In his moving and beautiful collection of essays, I’ve Been Wrong Before, Evan James reflects on the time he spent in a myriad of places around the world — San Francisco, Barcelona, Sydney, and Provincetown, among them — in pursuit of adventure, intimate connections, and his writing career.
James’s insights into the complexity of human relationships arise from his encounters as a gay man. Some of the essays are deeply philosophical, while others display James’s wit and sense of the absurd. They are very relatable, and readers will be able to see themselves in the experiences he recalls.
James’s writing career began in San Francisco, where he had a day job working in the San Francisco Ballet’s ticket office while he wrote freelance for magazines. Then, when a seasonal layoff occurred at the ballet, he started writing fiction.
“That was my first foray into writing seriously and writing a novel,” he says. “I fell in love with comedic fiction.” He was inspired by James Thurber and Dorothy Parker. “I applied to the Iowa Writers’ Workshop, and they offered me a spot, so I moved across the country and spent two years there. It was a turning point for me.”
From there, James was offered fellowships at Yaddo and the Carson McCullers Center, and at the latter he began to write personal essays. “The primary gift of these residencies is the ample time, half free from the expectations of the world,” James says. “And the unexpected gift is to reciprocate the favor, relaxing one’s expectation of the world in turn.”

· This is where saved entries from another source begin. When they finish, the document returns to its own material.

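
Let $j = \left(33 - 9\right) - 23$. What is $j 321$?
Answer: $321$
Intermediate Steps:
$j = 1$ ($j = 24 - 23 = 1$)
$j 321 = 1 \cdot 321 = 321$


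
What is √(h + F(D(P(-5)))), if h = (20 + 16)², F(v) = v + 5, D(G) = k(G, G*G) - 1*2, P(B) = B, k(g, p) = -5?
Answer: √1294 ≈ 35.972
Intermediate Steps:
D(G) = -7 (D(G) = -5 - 1*2 = -5 - 2 = -7)
F(v) = 5 + v
h = 1296 (h = 36² = 1296)
√(h + F(D(P(-5)))) = √(1296 + (5 - 7)) = √(1296 - 2) = √1294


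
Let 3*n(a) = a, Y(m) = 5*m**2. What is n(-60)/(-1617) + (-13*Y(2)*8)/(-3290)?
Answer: 48988/75999 ≈ 0.64459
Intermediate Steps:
n(a) = a/3
n(-60)/(-1617) + (-13*Y(2)*8)/(-3290) = ((1/3)*(-60))/(-1617) + (-65*2**2*8)/(-3290) = -20*(-1/1617) + (-65*4*8)*(-1/3290) = 20/1617 + (-13*20*8)*(-1/3290) = 20/1617 - 260*8*(-1/3290) = 20/1617 - 2080*(-1/3290) = 20/1617 + 208/329 = 48988/75999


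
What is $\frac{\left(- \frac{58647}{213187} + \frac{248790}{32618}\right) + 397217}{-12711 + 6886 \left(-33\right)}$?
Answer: $- \frac{1381096155865853}{834270707714067} \approx -1.6555$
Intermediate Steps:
$\frac{\left(- \frac{58647}{213187} + \frac{248790}{32618}\right) + 397217}{-12711 + 6886 \left(-33\right)} = \frac{\left(\left(-58647\right) \frac{1}{213187} + 248790 \cdot \frac{1}{32618}\right) + 397217}{-12711 - 227238} = \frac{\left(- \frac{58647}{213187} + \frac{124395}{16309}\right) + 397217}{-239949} = \left(\frac{25562922942}{3476866783} + 397217\right) \left(- \frac{1}{239949}\right) = \frac{1381096155865853}{3476866783} \left(- \frac{1}{239949}\right) = - \frac{1381096155865853}{834270707714067}$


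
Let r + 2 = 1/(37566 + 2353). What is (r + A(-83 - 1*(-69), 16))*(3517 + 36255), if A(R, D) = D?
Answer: 22227258324/39919 ≈ 5.5681e+5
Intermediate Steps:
r = -79837/39919 (r = -2 + 1/(37566 + 2353) = -2 + 1/39919 = -79837/39919 ≈ -2.0000)
(r + A(-83 - 1*(-69), 16))*(3517 + 36255) = (-79837/39919 + 16)*(3517 + 36255) = (558867/39919)*39772 = 22227258324/39919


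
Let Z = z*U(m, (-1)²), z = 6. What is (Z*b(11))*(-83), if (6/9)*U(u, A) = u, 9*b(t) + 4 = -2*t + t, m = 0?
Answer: 0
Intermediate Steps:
b(t) = -4/9 - t/9 (b(t) = -4/9 + (-2*t + t)/9 = -4/9 + (-t)/9 = -4/9 - t/9)
U(u, A) = 3*u/2
Z = 0 (Z = 6*((3/2)*0) = 6*0 = 0)
(Z*b(11))*(-83) = (0*(-4/9 - ⅑*11))*(-83) = (0*(-4/9 - 11/9))*(-83) = (0*(-5/3))*(-83) = 0*(-83) = 0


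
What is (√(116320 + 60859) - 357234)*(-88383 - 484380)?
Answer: 204610417542 - 572763*√177179 ≈ 2.0437e+11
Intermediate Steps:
(√(116320 + 60859) - 357234)*(-88383 - 484380) = (√177179 - 357234)*(-572763) = (-357234 + √177179)*(-572763) = 204610417542 - 572763*√177179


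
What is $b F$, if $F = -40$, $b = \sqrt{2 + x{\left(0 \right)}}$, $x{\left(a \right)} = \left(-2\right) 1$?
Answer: $0$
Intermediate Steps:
$x{\left(a \right)} = -2$
$b = 0$ ($b = \sqrt{2 - 2} = \sqrt{0} = 0$)
$b F = 0 \left(-40\right) = 0$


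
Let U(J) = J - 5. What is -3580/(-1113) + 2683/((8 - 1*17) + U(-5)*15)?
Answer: -5067/371 ≈ -13.658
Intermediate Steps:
U(J) = -5 + J
-3580/(-1113) + 2683/((8 - 1*17) + U(-5)*15) = -3580/(-1113) + 2683/((8 - 1*17) + (-5 - 5)*15) = -3580*(-1/1113) + 2683/((8 - 17) - 10*15) = 3580/1113 + 2683/(-9 - 150) = 3580/1113 + 2683/(-159) = 3580/1113 + 2683*(-1/159) = 3580/1113 - 2683/159 = -5067/371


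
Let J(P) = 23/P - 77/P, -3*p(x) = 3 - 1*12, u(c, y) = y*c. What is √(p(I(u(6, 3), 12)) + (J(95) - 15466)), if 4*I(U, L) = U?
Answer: I*√139558705/95 ≈ 124.35*I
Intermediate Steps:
u(c, y) = c*y
I(U, L) = U/4
p(x) = 3 (p(x) = -(3 - 1*12)/3 = -(3 - 12)/3 = -⅓*(-9) = 3)
J(P) = -54/P
√(p(I(u(6, 3), 12)) + (J(95) - 15466)) = √(3 + (-54/95 - 15466)) = √(3 - 1469324/95) = √(-1469039/95) = I*√139558705/95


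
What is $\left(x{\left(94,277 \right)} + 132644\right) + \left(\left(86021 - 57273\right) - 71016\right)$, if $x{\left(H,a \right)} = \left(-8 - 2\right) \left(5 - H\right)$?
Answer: $91266$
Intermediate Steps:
$x{\left(H,a \right)} = -50 + 10 H$ ($x{\left(H,a \right)} = - 10 \left(5 - H\right) = -50 + 10 H$)
$\left(x{\left(94,277 \right)} + 132644\right) + \left(\left(86021 - 57273\right) - 71016\right) = \left(\left(-50 + 10 \cdot 94\right) + 132644\right) + \left(\left(86021 - 57273\right) - 71016\right) = \left(\left(-50 + 940\right) + 132644\right) + \left(28748 - 71016\right) = \left(890 + 132644\right) - 42268 = 133534 - 42268 = 91266$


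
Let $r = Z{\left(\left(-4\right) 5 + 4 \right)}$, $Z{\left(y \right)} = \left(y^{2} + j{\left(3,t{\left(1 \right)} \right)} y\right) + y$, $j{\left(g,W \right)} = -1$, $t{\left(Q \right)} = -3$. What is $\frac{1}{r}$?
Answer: $\frac{1}{256} \approx 0.0039063$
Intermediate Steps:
$Z{\left(y \right)} = y^{2}$ ($Z{\left(y \right)} = \left(y^{2} - y\right) + y = y^{2}$)
$r = 256$ ($r = \left(\left(-4\right) 5 + 4\right)^{2} = \left(-20 + 4\right)^{2} = \left(-16\right)^{2} = 256$)
$\frac{1}{r} = \frac{1}{256}$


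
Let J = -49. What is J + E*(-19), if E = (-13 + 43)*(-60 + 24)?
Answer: 20471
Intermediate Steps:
E = -1080 (E = 30*(-36) = -1080)
J + E*(-19) = -49 - 1080*(-19) = -49 + 20520 = 20471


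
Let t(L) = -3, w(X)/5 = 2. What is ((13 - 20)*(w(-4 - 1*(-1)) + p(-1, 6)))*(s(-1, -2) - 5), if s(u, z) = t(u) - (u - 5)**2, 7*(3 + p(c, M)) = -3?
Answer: 2024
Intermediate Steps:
w(X) = 10 (w(X) = 5*2 = 10)
p(c, M) = -24/7 (p(c, M) = -3 + (1/7)*(-3) = -3 - 3/7 = -24/7)
s(u, z) = -3 - (-5 + u)**2 (s(u, z) = -3 - (u - 5)**2 = -3 - (-5 + u)**2)
((13 - 20)*(w(-4 - 1*(-1)) + p(-1, 6)))*(s(-1, -2) - 5) = ((13 - 20)*(10 - 24/7))*((-3 - (-5 - 1)**2) - 5) = (-7*46/7)*((-3 - 1*(-6)**2) - 5) = -46*((-3 - 1*36) - 5) = -46*((-3 - 36) - 5) = -46*(-39 - 5) = -46*(-44) = 2024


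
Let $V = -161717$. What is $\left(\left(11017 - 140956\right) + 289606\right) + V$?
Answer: $-2050$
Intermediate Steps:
$\left(\left(11017 - 140956\right) + 289606\right) + V = \left(\left(11017 - 140956\right) + 289606\right) - 161717 = \left(-129939 + 289606\right) - 161717 = 159667 - 161717 = -2050$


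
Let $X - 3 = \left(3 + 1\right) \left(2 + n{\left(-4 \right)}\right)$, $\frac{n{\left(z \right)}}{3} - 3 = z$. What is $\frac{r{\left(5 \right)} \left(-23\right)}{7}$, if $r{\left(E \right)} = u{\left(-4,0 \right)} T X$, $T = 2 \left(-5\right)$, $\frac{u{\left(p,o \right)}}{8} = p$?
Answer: $\frac{7360}{7} \approx 1051.4$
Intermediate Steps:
$u{\left(p,o \right)} = 8 p$
$n{\left(z \right)} = 9 + 3 z$
$T = -10$
$X = -1$ ($X = 3 + \left(3 + 1\right) \left(2 + \left(9 + 3 \left(-4\right)\right)\right) = 3 + 4 \left(2 + \left(9 - 12\right)\right) = 3 + 4 \left(2 - 3\right) = 3 + 4 \left(-1\right) = 3 - 4 = -1$)
$r{\left(E \right)} = -320$ ($r{\left(E \right)} = 8 \left(-4\right) \left(-10\right) \left(-1\right) = \left(-32\right) \left(-10\right) \left(-1\right) = 320 \left(-1\right) = -320$)
$\frac{r{\left(5 \right)} \left(-23\right)}{7} = \frac{\left(-320\right) \left(-23\right)}{7} = 7360 \cdot \frac{1}{7} = \frac{7360}{7}$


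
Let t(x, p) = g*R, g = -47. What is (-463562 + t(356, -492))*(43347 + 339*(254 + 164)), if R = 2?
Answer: -85799079144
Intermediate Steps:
t(x, p) = -94 (t(x, p) = -47*2 = -94)
(-463562 + t(356, -492))*(43347 + 339*(254 + 164)) = (-463562 - 94)*(43347 + 339*(254 + 164)) = -463656*(43347 + 339*418) = -463656*(43347 + 141702) = -463656*185049 = -85799079144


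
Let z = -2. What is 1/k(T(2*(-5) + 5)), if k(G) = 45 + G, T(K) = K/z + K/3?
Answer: 6/275 ≈ 0.021818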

The fellowships also enabled James to travel. His trips became the fodder for many of the essays in I’ve Been Wrong Before. “They were written over a period of seven years, at a time in my life when I was changing, moving, having a lot of new relationships and growing into my 30s,” he says. “At some point, I sat down with these essays and read them end to end, and I could see recurring themes running through them — ghosts, haunting, or romantic relationships, and how you establish intimacy with someone.”
The theme of ghosts comes partly from James’s mother, who is an active telephone psychic and believes that James was Lord Byron in another life.

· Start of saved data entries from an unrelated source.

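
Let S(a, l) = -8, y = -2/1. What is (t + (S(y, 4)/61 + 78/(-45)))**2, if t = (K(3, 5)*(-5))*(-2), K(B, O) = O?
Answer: 1939873936/837225 ≈ 2317.0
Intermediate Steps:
y = -2 (y = -2*1 = -2)
t = 50 (t = (5*(-5))*(-2) = -25*(-2) = 50)
(t + (S(y, 4)/61 + 78/(-45)))**2 = (50 + (-8/61 + 78/(-45)))**2 = (50 + (-8*1/61 + 78*(-1/45)))**2 = (50 + (-8/61 - 26/15))**2 = (50 - 1706/915)**2 = (44044/915)**2 = 1939873936/837225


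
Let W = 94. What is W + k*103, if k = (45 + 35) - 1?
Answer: 8231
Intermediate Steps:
k = 79 (k = 80 - 1 = 79)
W + k*103 = 94 + 79*103 = 94 + 8137 = 8231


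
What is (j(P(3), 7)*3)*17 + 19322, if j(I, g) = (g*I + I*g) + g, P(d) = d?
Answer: 21821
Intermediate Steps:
j(I, g) = g + 2*I*g (j(I, g) = (I*g + I*g) + g = 2*I*g + g = g + 2*I*g)
(j(P(3), 7)*3)*17 + 19322 = ((7*(1 + 2*3))*3)*17 + 19322 = ((7*(1 + 6))*3)*17 + 19322 = ((7*7)*3)*17 + 19322 = (49*3)*17 + 19322 = 147*17 + 19322 = 2499 + 19322 = 21821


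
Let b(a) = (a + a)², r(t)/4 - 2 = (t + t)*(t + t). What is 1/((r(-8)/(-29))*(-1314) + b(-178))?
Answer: 29/5031392 ≈ 5.7638e-6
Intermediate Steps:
r(t) = 8 + 16*t² (r(t) = 8 + 4*((t + t)*(t + t)) = 8 + 4*((2*t)*(2*t)) = 8 + 4*(4*t²) = 8 + 16*t²)
b(a) = 4*a² (b(a) = (2*a)² = 4*a²)
1/((r(-8)/(-29))*(-1314) + b(-178)) = 1/(((8 + 16*(-8)²)/(-29))*(-1314) + 4*(-178)²) = 1/(((8 + 16*64)*(-1/29))*(-1314) + 4*31684) = 1/(((8 + 1024)*(-1/29))*(-1314) + 126736) = 1/((1032*(-1/29))*(-1314) + 126736) = 1/(-1032/29*(-1314) + 126736) = 1/(1356048/29 + 126736) = 1/(5031392/29) = 29/5031392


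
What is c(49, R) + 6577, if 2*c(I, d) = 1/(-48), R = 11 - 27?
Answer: 631391/96 ≈ 6577.0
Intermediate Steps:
R = -16
c(I, d) = -1/96 (c(I, d) = (1/2)/(-48) = (1/2)*(-1/48) = -1/96)
c(49, R) + 6577 = -1/96 + 6577 = 631391/96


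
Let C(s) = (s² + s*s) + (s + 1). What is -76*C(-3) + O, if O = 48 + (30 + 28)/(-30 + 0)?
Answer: -17549/15 ≈ -1169.9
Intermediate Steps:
C(s) = 1 + s + 2*s² (C(s) = (s² + s²) + (1 + s) = 2*s² + (1 + s) = 1 + s + 2*s²)
O = 691/15 (O = 48 + 58/(-30) = 48 + 58*(-1/30) = 48 - 29/15 = 691/15 ≈ 46.067)
-76*C(-3) + O = -76*(1 - 3 + 2*(-3)²) + 691/15 = -76*(1 - 3 + 2*9) + 691/15 = -76*(1 - 3 + 18) + 691/15 = -76*16 + 691/15 = -1216 + 691/15 = -17549/15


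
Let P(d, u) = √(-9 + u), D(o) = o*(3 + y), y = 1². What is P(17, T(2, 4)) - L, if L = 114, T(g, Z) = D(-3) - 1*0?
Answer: -114 + I*√21 ≈ -114.0 + 4.5826*I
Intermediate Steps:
y = 1
D(o) = 4*o (D(o) = o*(3 + 1) = o*4 = 4*o)
T(g, Z) = -12 (T(g, Z) = 4*(-3) - 1*0 = -12 + 0 = -12)
P(17, T(2, 4)) - L = √(-9 - 12) - 1*114 = √(-21) - 114 = I*√21 - 114 = -114 + I*√21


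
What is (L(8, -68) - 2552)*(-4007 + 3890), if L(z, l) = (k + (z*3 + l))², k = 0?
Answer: 72072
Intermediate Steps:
L(z, l) = (l + 3*z)² (L(z, l) = (0 + (z*3 + l))² = (0 + (3*z + l))² = (0 + (l + 3*z))² = (l + 3*z)²)
(L(8, -68) - 2552)*(-4007 + 3890) = ((-68 + 3*8)² - 2552)*(-4007 + 3890) = ((-68 + 24)² - 2552)*(-117) = ((-44)² - 2552)*(-117) = (1936 - 2552)*(-117) = -616*(-117) = 72072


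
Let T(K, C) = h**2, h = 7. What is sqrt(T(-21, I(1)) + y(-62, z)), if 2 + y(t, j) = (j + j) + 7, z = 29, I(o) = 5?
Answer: 4*sqrt(7) ≈ 10.583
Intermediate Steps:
y(t, j) = 5 + 2*j (y(t, j) = -2 + ((j + j) + 7) = -2 + (2*j + 7) = -2 + (7 + 2*j) = 5 + 2*j)
T(K, C) = 49 (T(K, C) = 7**2 = 49)
sqrt(T(-21, I(1)) + y(-62, z)) = sqrt(49 + (5 + 2*29)) = sqrt(49 + (5 + 58)) = sqrt(49 + 63) = sqrt(112) = 4*sqrt(7)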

One of the essays is about James’s adventures in Barcelona, where he is mistaken for a male prostitute. The story revolves around the conflict he was experiencing between staying in Spain and searching for his independence or returning to the States to finish school. “I don’t say that I regret returning home, but I look back and wonder what might have been,” James says. “It was a surprising and illuminating essay for me to write.”
In another essay, he writes of riding a mountain bike in Southeast Asia and falling in love with his riding partner. It captures the emotions of being drawn into someone’s orbit, though nothing comes to fruition. “It was profound and powerful for me how we can have that experience with people who we are close to or just passing by,” he says.

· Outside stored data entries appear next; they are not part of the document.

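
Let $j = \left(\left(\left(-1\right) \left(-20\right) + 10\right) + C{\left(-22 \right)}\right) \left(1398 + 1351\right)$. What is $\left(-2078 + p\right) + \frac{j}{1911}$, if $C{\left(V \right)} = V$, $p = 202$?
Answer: $- \frac{3563044}{1911} \approx -1864.5$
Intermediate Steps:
$j = 21992$ ($j = \left(\left(\left(-1\right) \left(-20\right) + 10\right) - 22\right) \left(1398 + 1351\right) = \left(\left(20 + 10\right) - 22\right) 2749 = \left(30 - 22\right) 2749 = 8 \cdot 2749 = 21992$)
$\left(-2078 + p\right) + \frac{j}{1911} = \left(-2078 + 202\right) + \frac{21992}{1911} = -1876 + 21992 \cdot \frac{1}{1911} = -1876 + \frac{21992}{1911} = - \frac{3563044}{1911}$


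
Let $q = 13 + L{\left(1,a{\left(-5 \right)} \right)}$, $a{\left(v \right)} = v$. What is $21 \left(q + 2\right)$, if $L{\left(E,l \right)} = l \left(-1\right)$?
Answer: $420$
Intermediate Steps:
$L{\left(E,l \right)} = - l$
$q = 18$ ($q = 13 - -5 = 13 + 5 = 18$)
$21 \left(q + 2\right) = 21 \left(18 + 2\right) = 21 \cdot 20 = 420$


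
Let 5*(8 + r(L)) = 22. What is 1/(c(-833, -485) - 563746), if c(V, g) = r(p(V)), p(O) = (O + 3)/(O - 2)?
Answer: -5/2818748 ≈ -1.7738e-6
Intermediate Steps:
p(O) = (3 + O)/(-2 + O)
r(L) = -18/5 (r(L) = -8 + (⅕)*22 = -8 + 22/5 = -18/5)
c(V, g) = -18/5
1/(c(-833, -485) - 563746) = 1/(-18/5 - 563746) = 1/(-2818748/5) = -5/2818748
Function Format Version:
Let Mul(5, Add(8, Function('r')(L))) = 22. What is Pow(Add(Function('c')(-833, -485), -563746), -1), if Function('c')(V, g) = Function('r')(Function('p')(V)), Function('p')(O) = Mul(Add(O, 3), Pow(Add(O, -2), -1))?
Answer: Rational(-5, 2818748) ≈ -1.7738e-6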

James grew up on Bainbridge Island, across Puget Sound from Seattle, a place that Provincetown reminds him of, in that they have the same robust feel of nature, art, and sexuality. In his essay on Provincetown in I’ve Been Wrong Before, James explains that he became curious about the gay haven at the end of Cape Cod when he moved to New York City.
“I had very little experience with the East Coast and I wanted to see many of the places that were interesting and places of gay note,” James says. “Around that time, I saw that Bear Week was happening. Part of it was happenstance and part of it was the allure of the bears. I found the town to be very festive and freewheeling and had a sense of wonderful. I felt really comfortable in a place where there was so much gayness. I found it to be a very special experience.”
James still lives in New York and teaches creative writing at the Pierrepont School in Westport, Conn. After the success of his farcical first novel, Cheer Up, Mr. Widdicombe, published by Simon & Schuster last year, he’s working on a new book of comedic fiction.